Transcript
Introduction
By the time, I became conscious of my dependence on her, my mother's large dark eyes were set in a big powerful woman of the frontier. I was the third of four children, she bore in Kansas railroad towns in the 1870s, before the prairies had been tamed. She ate buffalo meat to nourish her sons. Sometimes now, I see her eyes looking at me miraculously, out of the face of one of my grandchildren. Sometimes in a mirror, I catch a fleeting trace of her in my own eyes. At such times, I hope a fresh that they were right, those neighbors who would cast a node at me and say, Walt takes after his Ma. Work? Of course. A boy had to work in a household where my mother was the ruler. She worked all the time herself and had prodigious energy. Would awaken me every day was the clanging of iron lids on her cookstove before the sun was up.
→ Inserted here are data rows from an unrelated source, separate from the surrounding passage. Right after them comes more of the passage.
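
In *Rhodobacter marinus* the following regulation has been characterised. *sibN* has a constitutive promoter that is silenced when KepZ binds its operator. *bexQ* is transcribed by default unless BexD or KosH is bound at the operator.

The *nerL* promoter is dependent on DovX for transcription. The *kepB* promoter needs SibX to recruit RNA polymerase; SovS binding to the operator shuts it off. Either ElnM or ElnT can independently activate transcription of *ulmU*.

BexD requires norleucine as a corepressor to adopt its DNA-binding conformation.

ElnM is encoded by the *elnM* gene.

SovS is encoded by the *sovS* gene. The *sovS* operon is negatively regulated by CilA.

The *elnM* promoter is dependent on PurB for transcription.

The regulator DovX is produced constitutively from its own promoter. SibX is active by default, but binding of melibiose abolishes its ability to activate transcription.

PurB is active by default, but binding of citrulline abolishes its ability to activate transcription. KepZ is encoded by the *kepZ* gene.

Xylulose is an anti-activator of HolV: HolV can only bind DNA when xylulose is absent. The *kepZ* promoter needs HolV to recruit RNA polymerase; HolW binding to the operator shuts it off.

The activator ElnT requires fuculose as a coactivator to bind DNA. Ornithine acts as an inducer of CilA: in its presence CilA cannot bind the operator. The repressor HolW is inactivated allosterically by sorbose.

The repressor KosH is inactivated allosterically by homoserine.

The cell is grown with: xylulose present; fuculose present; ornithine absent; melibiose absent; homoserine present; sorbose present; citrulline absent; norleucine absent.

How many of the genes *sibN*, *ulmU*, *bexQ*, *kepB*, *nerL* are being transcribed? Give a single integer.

5

Xylulose is present, so HolV is inactive.
Sorbose is present, so HolW is inactive.
Required activator HolV is absent, so *kepZ* is not transcribed.
So KepZ is not produced.
With no repressor bound, *sibN* is transcribed.
→ *sibN* is ON.
Citrulline is absent, so PurB is active.
No repressor is bound and PurB is active, so *elnM* is transcribed.
So ElnM is produced and active.
Fuculose is present, so ElnT is active.
Activator ElnM is present, so *ulmU* is transcribed.
→ *ulmU* is ON.
Norleucine is absent, so BexD is inactive.
Homoserine is present, so KosH is inactive.
With no repressor bound, *bexQ* is transcribed.
→ *bexQ* is ON.
Ornithine is absent, so CilA is active.
With repressor CilA bound, *sovS* is not transcribed.
So SovS is not produced.
Melibiose is absent, so SibX is active.
No repressor is bound and SibX is active, so *kepB* is transcribed.
→ *kepB* is ON.
DovX is produced constitutively and is active.
No repressor is bound and DovX is active, so *nerL* is transcribed.
→ *nerL* is ON.
5 of the 5 genes are transcribed.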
For years, kitchen fire was the only heat we knew in the winter. Often, I had to scamper bare foot across a floor where snow had drifted through the cracks of badly fitting windows. I shared a bed with my big brother Ed. Before breakfast, Ed had cows to milk and I had other work to do. Sometimes, I was sent early to get to the soup meat. Until I was 6 or 7, the few hundred people who lived in Ellis almost never got beef. We all ate buffalo meat. The rump was what my mother wanted. She would put a great hunk of this meat into a big black pot in which she made her soup. I have never tasted any other soup quite so good. A certain soft scraping sound that I hear faintly sometimes in a barber shop is like an echo of a harsh and loud scrape that I used to hear in our kitchen when I was a boy. Our kitchen was the only barber shop, my father knew. My mother was the one, who always cut his hair and shaved him. We never spent money for anything that we could get without spending.
You can bet my father's skin was tough. It had to be to withstand that Kansas sun and wind and blizzard. But if his skin was like bristly leather, his heart was gentle. We two boys, his sons were a pair of fighting, chore-dodging cubs, unruly and frequently in need of taming, yet he never laid a hand on us in anger. He would reason with us and get obedience. But his mighty arms and calloused hands were never used against us. In many of the visions of him that recur to me, there is a paintbrush in his hand or a hammer or a saw. Always, he was trying to make life better for his family. My father and mother were a great pair of people, hardworking partners, devoted to the job of bringing up a family.
That was an excerpt from the autobiography of Walter Chrysler, the book is called Life of an American Workman. This is the book that I've been waiting for, for over 2 months, as part of this ongoing series on the early automobile industry pioneers. Those words were written about a year before he had a stroke and about 2 years before he died. And the book is full of memories of parents and family members long dead.